Confira a matéria produzida por nossos correspondentes André Lima e Caio Prestes durante o Programa Jornalismo sem Fronteiras, em Buenos Aires.
Sábado, 1° de abril de 1905, Praça Solís, bairro de La Boca. Santiago Sana, Esteban Baglietto, Alfredo Scarpatti e os irmãos Juan e Teodoro Farenga conversavam sobre a criação de um clube de futebol. No dia seguinte os cinco amigos, descendentes de italianos, se reuniram novamente, agora na casa de Baglietto, enquanto sua mãe tomava chá com amigas. A discussão foi ficando demasiada acalorada, até que a monarca pediu gentilmente para que os rapazes se retirassem transferindo à reunião novamente para a Praça Solís.

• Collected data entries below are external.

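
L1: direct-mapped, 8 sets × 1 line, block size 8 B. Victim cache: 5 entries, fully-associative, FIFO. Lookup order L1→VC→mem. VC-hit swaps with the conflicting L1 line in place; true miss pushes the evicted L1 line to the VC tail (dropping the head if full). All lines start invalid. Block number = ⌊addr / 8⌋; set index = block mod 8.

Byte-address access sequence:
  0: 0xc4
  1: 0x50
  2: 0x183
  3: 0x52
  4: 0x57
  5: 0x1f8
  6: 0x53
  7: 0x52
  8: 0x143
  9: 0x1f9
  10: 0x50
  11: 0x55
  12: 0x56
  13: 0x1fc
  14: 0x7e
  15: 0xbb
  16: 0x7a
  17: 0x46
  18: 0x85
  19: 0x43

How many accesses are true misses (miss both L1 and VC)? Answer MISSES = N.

  [0] addr=0xc4 blk=24 s=0: MISS | VC []
  [1] addr=0x50 blk=10 s=2: MISS | VC []
  [2] addr=0x183 blk=48 s=0: MISS | VC [24]
  [3] addr=0x52 blk=10 s=2: L1-HIT | VC [24]
  [4] addr=0x57 blk=10 s=2: L1-HIT | VC [24]
  [5] addr=0x1f8 blk=63 s=7: MISS | VC [24]
  [6] addr=0x53 blk=10 s=2: L1-HIT | VC [24]
  [7] addr=0x52 blk=10 s=2: L1-HIT | VC [24]
  [8] addr=0x143 blk=40 s=0: MISS | VC [24, 48]
  [9] addr=0x1f9 blk=63 s=7: L1-HIT | VC [24, 48]
  [10] addr=0x50 blk=10 s=2: L1-HIT | VC [24, 48]
  [11] addr=0x55 blk=10 s=2: L1-HIT | VC [24, 48]
  [12] addr=0x56 blk=10 s=2: L1-HIT | VC [24, 48]
  [13] addr=0x1fc blk=63 s=7: L1-HIT | VC [24, 48]
  [14] addr=0x7e blk=15 s=7: MISS | VC [24, 48, 63]
  [15] addr=0xbb blk=23 s=7: MISS | VC [24, 48, 63, 15]
  [16] addr=0x7a blk=15 s=7: VC-HIT | VC [24, 48, 63, 23]
  [17] addr=0x46 blk=8 s=0: MISS | VC [24, 48, 63, 23, 40]
  [18] addr=0x85 blk=16 s=0: MISS | VC [48, 63, 23, 40, 8]
  [19] addr=0x43 blk=8 s=0: VC-HIT | VC [48, 63, 23, 40, 16]

MISSES = 9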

Lá chegaram ao acordo que Boca seria um bom nome, representando o bairro onde viviam e o complemento seria Juniors, um toque inglês muito comum na época. E finalmente na segunda-feira, dia 3 de abril, os companheiros da Escola Superior de Comércio, fundaram oficialmente o clube que, anos mais tarde, chegaria a ter a maior torcida da Argentina.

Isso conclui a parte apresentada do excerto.